Check for Injection Guidance

Some Botox A administration encounters require guidance. When this occurs, you’ll choose 95873 (Electrical stimulation for guidance in conjunction with chemodenervation [List separately in addition to code for primary procedure]) or 95874 (Needle electromyography for guidance in conjunction with chemodenervation [List separately in addition to code for primary procedure]) for the guidance, depending on the type of guidance.

Add-on alert:  Both of the guidance codes you might use during Botox A administration are add-on codes; you can never report them without attaching them to an approved primary code. Coding rules dictate that you only use 95873 or 95874 with 64612, 64615, 64616, 64642, 64643, 64644, 64645, 64646, and 64647.

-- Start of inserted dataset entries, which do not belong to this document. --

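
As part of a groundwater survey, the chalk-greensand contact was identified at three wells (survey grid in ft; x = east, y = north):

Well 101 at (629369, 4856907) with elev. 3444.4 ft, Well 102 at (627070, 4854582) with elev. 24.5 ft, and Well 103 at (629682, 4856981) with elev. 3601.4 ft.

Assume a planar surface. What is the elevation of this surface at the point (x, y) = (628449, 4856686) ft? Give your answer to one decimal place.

Let the plane be z = a·x + b·y + c.
Well 102−Well 101: −2299a − 2325b = −3419.9;  Well 103−Well 101: 313a + 74b = 157.
Solving gives a = 0.200775826, b = 1.272394140.
Then c = 3444.4 − a·629369 − b·4856907 = −6302817.69.
At (628449, 4856686): z = 126177.4 + 6179618.8 − 6302817.69 = 2978.5 ft.

2978.5 ft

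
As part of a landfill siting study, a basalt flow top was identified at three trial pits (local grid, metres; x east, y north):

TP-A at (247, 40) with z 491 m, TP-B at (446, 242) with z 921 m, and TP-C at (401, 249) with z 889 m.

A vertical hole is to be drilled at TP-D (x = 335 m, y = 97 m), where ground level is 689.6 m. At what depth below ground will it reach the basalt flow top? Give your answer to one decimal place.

48.5 m

Let the plane be z = a·x + b·y + c.
TP-B−TP-A: 199a + 202b = 430;  TP-C−TP-A: 154a + 209b = 398.
Solving gives a = 0.90375, b = 1.23839.
Then c = 491 − a·247 − b·40 = 218.24.
At (335, 97): z_contact = 302.76 + 120.12 + 218.24 = 641.12 m.
Depth below ground = 689.6 − 641.12 = 48.5 m.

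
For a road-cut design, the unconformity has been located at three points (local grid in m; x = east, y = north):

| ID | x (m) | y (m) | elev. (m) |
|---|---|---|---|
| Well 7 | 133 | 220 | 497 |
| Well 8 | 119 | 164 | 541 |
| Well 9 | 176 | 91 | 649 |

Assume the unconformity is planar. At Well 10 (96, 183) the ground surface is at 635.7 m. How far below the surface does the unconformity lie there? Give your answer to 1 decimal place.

Let the plane be z = a·x + b·y + c.
Well 8−Well 7: −14a − 56b = 44;  Well 9−Well 7: 43a − 129b = 152.
Solving gives a = 0.67299, b = −0.95396.
Then c = 497 − a·133 − b·220 = 617.36.
At (96, 183): z_contact = 64.61 − 174.58 + 617.36 = 507.40 m.
Depth below ground = 635.7 − 507.40 = 128.3 m.

128.3 m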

Let Modifier JW Help Recover Wastage

If you aren’t using modifier JW to code for your supplies of discarded/non-administered drugs, you might be leaving deserved reimbursement on the table.

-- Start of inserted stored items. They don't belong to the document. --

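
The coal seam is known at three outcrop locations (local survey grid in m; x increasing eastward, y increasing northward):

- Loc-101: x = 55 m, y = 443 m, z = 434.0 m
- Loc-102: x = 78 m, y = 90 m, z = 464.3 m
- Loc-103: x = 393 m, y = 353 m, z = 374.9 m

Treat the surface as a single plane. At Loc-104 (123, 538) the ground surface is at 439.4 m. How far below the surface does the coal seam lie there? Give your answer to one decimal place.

Two edge vectors: Loc-101→Loc-102 = (23, -353, 30.3), Loc-101→Loc-103 = (338, -90, -59.1).
Normal n = (Loc-101→Loc-102) × (Loc-101→Loc-103) = (23589.3, 11600.7, 117244).
So ∂z/∂x = −n_x/n_z = −0.20120 and ∂z/∂y = −n_y/n_z = −0.09894.
Intercept c from Loc-101: 434 + 11.07 + 43.83 = 488.90.
At (123, 538): z_contact = −24.75 − 53.23 + 488.90 = 410.92 m.
Depth below ground = 439.4 − 410.92 = 28.5 m.

28.5 m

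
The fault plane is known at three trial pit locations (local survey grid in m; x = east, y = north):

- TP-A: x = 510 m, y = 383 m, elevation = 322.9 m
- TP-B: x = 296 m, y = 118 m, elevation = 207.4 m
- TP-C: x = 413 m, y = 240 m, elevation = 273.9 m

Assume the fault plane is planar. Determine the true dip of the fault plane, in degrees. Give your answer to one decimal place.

Two edge vectors: TP-A→TP-B = (-214, -265, -115.5), TP-A→TP-C = (-97, -143, -49).
Normal n = (TP-A→TP-B) × (TP-A→TP-C) = (-3531.5, 717.5, 4897).
So ∂z/∂x = −n_x/n_z = 0.72116 and ∂z/∂y = −n_y/n_z = −0.14652.
Gradient magnitude |∇z| = √(a² + b²) = √(0.52007 + 0.02147) = 0.73589.
True dip = arctan(0.73589) = 36.3°, dipping toward WNW (azimuth ≈ 281°).

36.3°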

Since Jan. 1, you should have been using HCPCs modifier JW (Drug amount discarded/not administered to any patient) to indicate when you didn’t use a full vial of a drug such as Botox. If that’s news to you or if you’re in need of a refresher on how to accurately report your drug usage claims — and avoid expensive paybacks to Medicare — we’ve got some recommendations.

The rule: Effective Jan.1, CMS requires all providers and suppliers “to report the JW modifier on Part B drug claims for discarded drugs and biologicals,” the agency stipulates in its FAQ on the modifier. So, you need to be sure to use JW to get paid for “a discarded amount of drug in single dose or single use packaging under the Medicare discarded drug policy,” says CMS.

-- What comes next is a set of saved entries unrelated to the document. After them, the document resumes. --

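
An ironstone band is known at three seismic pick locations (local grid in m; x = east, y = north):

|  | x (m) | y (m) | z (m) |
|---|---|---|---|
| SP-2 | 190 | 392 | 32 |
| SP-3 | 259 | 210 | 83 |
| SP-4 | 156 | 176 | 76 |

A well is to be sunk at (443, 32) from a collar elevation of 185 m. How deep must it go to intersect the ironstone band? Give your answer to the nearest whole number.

36 m

Two edge vectors: SP-2→SP-3 = (69, -182, 51), SP-2→SP-4 = (-34, -216, 44).
Normal n = (SP-2→SP-3) × (SP-2→SP-4) = (3008, -4770, -21092).
So ∂z/∂x = −n_x/n_z = 0.14261 and ∂z/∂y = −n_y/n_z = −0.22615.
Intercept c from SP-2: 32 − 27.10 + 88.65 = 93.56.
At (443, 32): z_contact = 63.2 − 7.2 + 93.56 = 149.5 m.
Depth below ground = 185 − 149.5 = 36 m.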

Example: Your practice opens a 100-unit single-dose vial of onabotulinumtoxinA reconstituted. Your physician injects a total of 1 unit and documents 99 units of unavoidable wastage. You would bill for the onabotulinumtoxinA as follows:

  • J0585 x 1 unit for the used portion of the Botox
  • J0585 x 99 units with modifier JW appended for the unused Botox.

Remember:  Medicare payers should pony up for any discarded drugs when you code the claim correctly and use modifier JW. Private payers might not follow Medicare’s lead, however. If you have any doubt about whether or not a payer recognizes modifier JW — or allows you to report drug supply wastage — before submitting the claim.